To design the clock, the Montforts assembled a team that included Jean-Marie Desgrange and Thierry Ducret, who in 2007 was designated horology’s meilleur ouvrier de France, or best craftsman of France, a prestigious title awarded by the Ministry of Labor. Both men teach at the elite Lycée Edgar Faure watchmaking school in Morteau, France.
Ms. Montfort said that Mr. Desgrange and Mr. Ducret’s knowledge of the problems that first-year watchmaking students face enabled them to develop a movement that any novice could assemble.
Since its introduction in late 2022, three iterations of the Persée design have been issued, each in limited editions of 500 and starting at $8,100. In October, a higher-end version made its debut: The $13,300 Persée Or, a 25-piece limited edition featuring components with decorative finishes such as guilloché engraving; anglage, or beveling; and mirror polishing.
The kits are sold through the company’s online store and at both the Hour Glass Paragon in Singapore and the MB&F M.A.D. Gallery in Geneva.

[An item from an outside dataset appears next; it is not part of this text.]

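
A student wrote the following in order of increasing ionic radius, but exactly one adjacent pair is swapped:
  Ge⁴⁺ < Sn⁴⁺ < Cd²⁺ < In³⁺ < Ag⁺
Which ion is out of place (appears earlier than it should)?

Cd²⁺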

Maximilian Büsser, the founder of the independent MB&F brand, said he was taken by the idea of a luxury do-it-yourself clock and has had a low-key advisory role in the company since having a video call with the Montforts in early 2022.
“It’s the epitome of loving watchmaking,” Mr. Büsser said of the Persée. “It puts a spotlight on how complex this work is, because most people who buy high-end watches have no real idea.”